According to Don Richards, Wyoming’s Budget and Fiscal Administrator and Consensus Revenue Estimating Group co-chairman, Wyoming’s oil industry is not expected to have any net, new production of oil until 2022, while royalties from coal are unlikely to match a one-time increase in new revenues seen as a result of decreased competition into the 2021 fiscal year.
Bouncing back, Gordon said, will require immediate action from the Legislature itself.
“Doing nothing will condemn us to a slow, painful decline as we wait for the next boom Wyoming always seems to hope for,” Gordon said.
Future cuts still uncertain
While Wyoming’s current budget shortfall is much improved from initial projections in May, many agencies across state government are still working on outlining what are expected to be a series of devastating cuts ahead of the Joint Appropriation Committee’s preliminary budget discussions in December.
As of Monday’s hearing, the University of Wyoming had yet to approve a series of programmatic changes to its budget, with the full process of vetting the entire scope of their proposed cuts with the faculty senate not expected to be completed until December, President Ed Seidel told lawmakers Monday. Meanwhile, some state agencies, like the secretary of state’s office, will require some statutory reforms to implement their cuts. Reducing nearly $90,000 in mandatory mailings, for example, would require a statutory change that is currently working its way through the Joint Committee on Corporations, Elections and Political Subdivisions.
Others know exactly what’s coming: The state’s community colleges have already decided that they would likely need to lay off dozens of employees at each institution to break even, college presidents told lawmakers Monday, with many of them considering whether it would be better to cut janitorial or public safety staff than it would be to reduce programming that would have a detrimental impact on their ability to host similar levels of programming in the future. Even the state’s criminal justice system, which has already been hobbled by a massive backlog of cases because of COVID-19, is feeling the crunch: In Natrona County, District Attorney Dan Itzen told members of the Joint Judiciary Committee on Monday afternoon that budget cuts have put an extensive strain on his already underfunded office, saying that Casper and the county writ large has seen a substantial uptick in crimes and fewer resources to process them.
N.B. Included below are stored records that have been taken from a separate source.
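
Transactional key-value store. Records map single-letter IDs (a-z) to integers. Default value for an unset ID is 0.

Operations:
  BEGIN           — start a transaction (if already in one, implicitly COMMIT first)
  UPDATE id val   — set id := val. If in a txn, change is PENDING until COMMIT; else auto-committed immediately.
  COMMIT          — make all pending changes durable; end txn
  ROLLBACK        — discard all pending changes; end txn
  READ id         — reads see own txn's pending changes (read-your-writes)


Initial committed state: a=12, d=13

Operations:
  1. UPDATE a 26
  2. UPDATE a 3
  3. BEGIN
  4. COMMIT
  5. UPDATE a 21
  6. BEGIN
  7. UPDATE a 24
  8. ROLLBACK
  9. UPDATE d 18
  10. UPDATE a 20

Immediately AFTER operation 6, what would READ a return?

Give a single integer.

Initial committed: {a=12, d=13}
Op 1: UPDATE a=26 (auto-commit; committed a=26)
Op 2: UPDATE a=3 (auto-commit; committed a=3)
Op 3: BEGIN: in_txn=True, pending={}
Op 4: COMMIT: merged [] into committed; committed now {a=3, d=13}
Op 5: UPDATE a=21 (auto-commit; committed a=21)
Op 6: BEGIN: in_txn=True, pending={}
After op 6: visible(a) = 21 (pending={}, committed={a=21, d=13})

Answer: 21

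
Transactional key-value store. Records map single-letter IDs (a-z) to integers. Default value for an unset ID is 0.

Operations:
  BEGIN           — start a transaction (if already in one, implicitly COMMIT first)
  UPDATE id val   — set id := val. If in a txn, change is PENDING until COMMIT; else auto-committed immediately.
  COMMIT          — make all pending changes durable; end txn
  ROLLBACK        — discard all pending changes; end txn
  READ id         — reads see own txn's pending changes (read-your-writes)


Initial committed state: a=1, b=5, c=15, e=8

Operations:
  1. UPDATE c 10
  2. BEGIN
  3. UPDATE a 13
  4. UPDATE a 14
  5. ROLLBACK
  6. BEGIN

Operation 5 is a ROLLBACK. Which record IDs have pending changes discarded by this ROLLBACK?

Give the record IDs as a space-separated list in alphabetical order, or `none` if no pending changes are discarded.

Answer: a

Derivation:
Initial committed: {a=1, b=5, c=15, e=8}
Op 1: UPDATE c=10 (auto-commit; committed c=10)
Op 2: BEGIN: in_txn=True, pending={}
Op 3: UPDATE a=13 (pending; pending now {a=13})
Op 4: UPDATE a=14 (pending; pending now {a=14})
Op 5: ROLLBACK: discarded pending ['a']; in_txn=False
Op 6: BEGIN: in_txn=True, pending={}
ROLLBACK at op 5 discards: ['a']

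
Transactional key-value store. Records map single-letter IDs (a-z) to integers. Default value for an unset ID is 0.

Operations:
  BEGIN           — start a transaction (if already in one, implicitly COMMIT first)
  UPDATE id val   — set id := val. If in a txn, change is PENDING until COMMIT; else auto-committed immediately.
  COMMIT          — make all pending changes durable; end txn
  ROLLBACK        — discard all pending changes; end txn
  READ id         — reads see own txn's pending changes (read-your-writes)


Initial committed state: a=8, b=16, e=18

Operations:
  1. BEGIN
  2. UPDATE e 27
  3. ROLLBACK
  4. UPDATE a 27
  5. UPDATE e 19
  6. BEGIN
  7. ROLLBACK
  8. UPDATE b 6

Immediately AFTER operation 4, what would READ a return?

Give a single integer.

Answer: 27

Derivation:
Initial committed: {a=8, b=16, e=18}
Op 1: BEGIN: in_txn=True, pending={}
Op 2: UPDATE e=27 (pending; pending now {e=27})
Op 3: ROLLBACK: discarded pending ['e']; in_txn=False
Op 4: UPDATE a=27 (auto-commit; committed a=27)
After op 4: visible(a) = 27 (pending={}, committed={a=27, b=16, e=18})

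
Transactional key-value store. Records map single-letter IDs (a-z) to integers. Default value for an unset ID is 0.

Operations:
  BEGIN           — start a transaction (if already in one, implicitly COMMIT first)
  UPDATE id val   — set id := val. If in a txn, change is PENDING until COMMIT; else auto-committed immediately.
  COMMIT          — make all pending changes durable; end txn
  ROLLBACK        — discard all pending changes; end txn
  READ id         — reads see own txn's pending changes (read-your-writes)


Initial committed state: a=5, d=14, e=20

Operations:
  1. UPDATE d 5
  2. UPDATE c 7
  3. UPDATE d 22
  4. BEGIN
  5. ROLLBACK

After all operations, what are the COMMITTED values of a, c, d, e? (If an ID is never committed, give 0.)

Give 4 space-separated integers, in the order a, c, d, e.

Initial committed: {a=5, d=14, e=20}
Op 1: UPDATE d=5 (auto-commit; committed d=5)
Op 2: UPDATE c=7 (auto-commit; committed c=7)
Op 3: UPDATE d=22 (auto-commit; committed d=22)
Op 4: BEGIN: in_txn=True, pending={}
Op 5: ROLLBACK: discarded pending []; in_txn=False
Final committed: {a=5, c=7, d=22, e=20}

Answer: 5 7 22 20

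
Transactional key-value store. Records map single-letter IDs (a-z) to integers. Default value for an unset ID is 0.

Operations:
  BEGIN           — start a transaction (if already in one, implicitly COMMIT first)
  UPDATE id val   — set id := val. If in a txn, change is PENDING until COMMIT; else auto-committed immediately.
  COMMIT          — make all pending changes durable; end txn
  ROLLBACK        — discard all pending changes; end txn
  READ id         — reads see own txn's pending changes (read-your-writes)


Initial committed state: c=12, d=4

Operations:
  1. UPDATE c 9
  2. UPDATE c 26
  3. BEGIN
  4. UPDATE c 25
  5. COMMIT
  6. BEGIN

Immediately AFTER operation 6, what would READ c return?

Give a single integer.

Answer: 25

Derivation:
Initial committed: {c=12, d=4}
Op 1: UPDATE c=9 (auto-commit; committed c=9)
Op 2: UPDATE c=26 (auto-commit; committed c=26)
Op 3: BEGIN: in_txn=True, pending={}
Op 4: UPDATE c=25 (pending; pending now {c=25})
Op 5: COMMIT: merged ['c'] into committed; committed now {c=25, d=4}
Op 6: BEGIN: in_txn=True, pending={}
After op 6: visible(c) = 25 (pending={}, committed={c=25, d=4})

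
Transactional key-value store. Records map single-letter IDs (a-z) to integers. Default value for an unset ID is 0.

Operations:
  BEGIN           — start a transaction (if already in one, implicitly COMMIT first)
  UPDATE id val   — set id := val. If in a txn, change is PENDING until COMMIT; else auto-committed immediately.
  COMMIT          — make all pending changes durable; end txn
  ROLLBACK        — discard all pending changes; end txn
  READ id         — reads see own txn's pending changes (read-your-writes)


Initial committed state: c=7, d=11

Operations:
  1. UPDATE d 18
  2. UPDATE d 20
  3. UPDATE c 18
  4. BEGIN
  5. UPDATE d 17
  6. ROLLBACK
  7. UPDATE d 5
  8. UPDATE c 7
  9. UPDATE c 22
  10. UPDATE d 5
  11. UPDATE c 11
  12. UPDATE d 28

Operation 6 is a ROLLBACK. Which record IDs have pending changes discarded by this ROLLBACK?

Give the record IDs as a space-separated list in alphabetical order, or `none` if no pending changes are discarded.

Answer: d

Derivation:
Initial committed: {c=7, d=11}
Op 1: UPDATE d=18 (auto-commit; committed d=18)
Op 2: UPDATE d=20 (auto-commit; committed d=20)
Op 3: UPDATE c=18 (auto-commit; committed c=18)
Op 4: BEGIN: in_txn=True, pending={}
Op 5: UPDATE d=17 (pending; pending now {d=17})
Op 6: ROLLBACK: discarded pending ['d']; in_txn=False
Op 7: UPDATE d=5 (auto-commit; committed d=5)
Op 8: UPDATE c=7 (auto-commit; committed c=7)
Op 9: UPDATE c=22 (auto-commit; committed c=22)
Op 10: UPDATE d=5 (auto-commit; committed d=5)
Op 11: UPDATE c=11 (auto-commit; committed c=11)
Op 12: UPDATE d=28 (auto-commit; committed d=28)
ROLLBACK at op 6 discards: ['d']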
The court, Itzen said, is now sending his office paper clips in an effort not to waste them, while the local sheriff’s office has already been furnishing their office with used office furniture. Losing personnel, he said, would only cause even greater issues.
“This is where we are,” he said. “When we start losing bodies, we simply can’t keep up.”
That level of uncertainty has already caused some friction. In testimony with lawmakers, Joe Schaffer, the president of Laramie County Community College, said he was frustrated in some of the conversations taking place in the Legislature seem only to be focused on how to balance the budget under the status quo, rather than looking at providing levels of service the state should aspire to.
“We are now allowing budget cuts to dictate our system of higher education,” he said.
Staff writer Camille Erickson contributed to this report.